JAKARTA - Perusahaan pengolahan kayu, PT Tirta Mahakam Resources Tbk (TIRT), pada tahun ini menargetkan pertumbuhan laba bersih menjadi Rp6 miliar. Kenaikan harga produk menjadi pemicu pertumbuhan tersebut.
"Pada tahun ini kami targetkan laba bersih naik lebih dari 50persen ," kata Direktur TIRT Herlina Sunarli usai rapat umum pemegang saham luar biasa dan tahunan (RUPSLB/T) perseroan di Jakarta, Kamis (17/6/2008).

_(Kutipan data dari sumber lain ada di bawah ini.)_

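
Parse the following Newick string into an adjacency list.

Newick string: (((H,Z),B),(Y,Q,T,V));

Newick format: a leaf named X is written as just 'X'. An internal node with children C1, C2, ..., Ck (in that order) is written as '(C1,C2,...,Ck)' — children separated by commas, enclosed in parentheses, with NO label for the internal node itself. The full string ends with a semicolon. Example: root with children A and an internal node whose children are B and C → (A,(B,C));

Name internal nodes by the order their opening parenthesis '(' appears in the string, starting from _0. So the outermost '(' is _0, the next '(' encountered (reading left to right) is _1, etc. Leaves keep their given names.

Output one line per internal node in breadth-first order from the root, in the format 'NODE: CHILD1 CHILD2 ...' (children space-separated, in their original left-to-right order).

Answer: _0: _1 _3
_1: _2 B
_3: Y Q T V
_2: H Z

Derivation:
Input: (((H,Z),B),(Y,Q,T,V));
Scanning left-to-right, naming '(' by encounter order:
  pos 0: '(' -> open internal node _0 (depth 1)
  pos 1: '(' -> open internal node _1 (depth 2)
  pos 2: '(' -> open internal node _2 (depth 3)
  pos 6: ')' -> close internal node _2 (now at depth 2)
  pos 9: ')' -> close internal node _1 (now at depth 1)
  pos 11: '(' -> open internal node _3 (depth 2)
  pos 19: ')' -> close internal node _3 (now at depth 1)
  pos 20: ')' -> close internal node _0 (now at depth 0)
Total internal nodes: 4
BFS adjacency from root:
  _0: _1 _3
  _1: _2 B
  _3: Y Q T V
  _2: H Z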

Dia mengatakan, pada tahun ini perseroan menargetkan laba bersih menjadi Rp6 miliar atau naik 671 persen dari 2007 sebesar Rp788 juta. Kenaikan laba bersih tersebut disebabkan naiknya harga jual produk perseroan menyusul melonjaknya harga bahan baku. "Kenaikan harga rata-rata mencapai 15-20persen ," katanya.
Diakuinya, meski pada tahun ini laba bersih ditargetkan naik namun pendapatan perseroan diproyeksi turun dibanding 2007 dari Rp722 miliar menjadi Rp748 miliar. Hal ini disebabkan terhambatnya pasokan bahan baku akibat cuaca. "Hujan yang berkepanjangan membuat suplai terganggu," katanya.
Hal ini jelas dia, diperburuk dengan belum kondusifnya iklim investasi industri perkayuan nasional. Persoalan penebangan kayu ilegal (illegal logging) masih menjadi pemicu ketidakpastian pasokan bahan baku. Persoalan lainnya adalah kenaikan harga bahan bakar minyak (BBM) yang turut meningkatkan beban usaha perseroan.